Yes, besides the rust, that green is mold growing on the hub, lol. Nothing my bead blaster and buffing wheels couldn't fix though .....

HubAssembled.jpg


I plan to lace this to a flanged alloy 650 rim, the original that came on my '78.
 
Thanks again for the explicit info. Thinking i might just have to go pick up the whole wheel at my local bone yard. Hopefully they don't want an arm and leg for it.
 
One more quick set of questions for, then promise to stop bothering you! You've already been so helpful.
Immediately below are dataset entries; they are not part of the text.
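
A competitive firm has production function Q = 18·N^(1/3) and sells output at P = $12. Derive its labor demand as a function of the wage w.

MP_N = (1/3)·18·N^(-2/3) = 6·N^(-2/3).
Setting P·MP_N = w: 72·N^(-2/3) = w.
Solving for N: N^(-2/3) = w/72, so N = (72/w)^(3/2).

N(w) = (72/w)^(3/2)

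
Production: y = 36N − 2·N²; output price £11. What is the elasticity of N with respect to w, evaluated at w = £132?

ε = -0.5

From P·MP_N = w with MP_N = 36 − 4N, labor demand is N(w) = (36 − w/11)/4.
dN/dw = −1/(44) = -1/44.
At w = 132, N = 6, so ε = (dN/dw)·(w/N) = (-1/44)·(132/6) = -0.5.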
I am assuming that is the cush drive in dotted line box on diagram? And what did you use to lubricate it?

Thanks again
 
The cush drive is the 6 slotted rubber pucks (part #21) that fit into the hub (last pic in post 11). The sprocket carrier has tabs on the back that fit down into the slots in the rubber pucks. The carrier is a slip fit on the steel tube insert on the hub. This is what you want to lube so the carrier can rotate on it, also to keep it from rusting. Like I said, mine was rusted together so there was no rotation or damping action happening. I coated the tube on the hub and the bore in the carrier with anti-seize but a good waterproof grease would probably work as well. Just don't assemble it dry. The two o-rings in the carrier bore are probably meant to keep the water out but probably aren't 100% effective.
 
5twins, the day has finally here, got all my parts in, if all goes well I'll have a 500 wheel on my 650 by the end of it, again thanks for all your guidance!
 
5twins, thank you again for all of your help. Put my build on hold for two years due to a family illness/death but today I finally mounted the 500 wheel on the bike. Your spacers worked great but I couldn't fit the brake side spacer in. Everything lines up great though. Gonna have tires mounted tomorrow, will get some picks.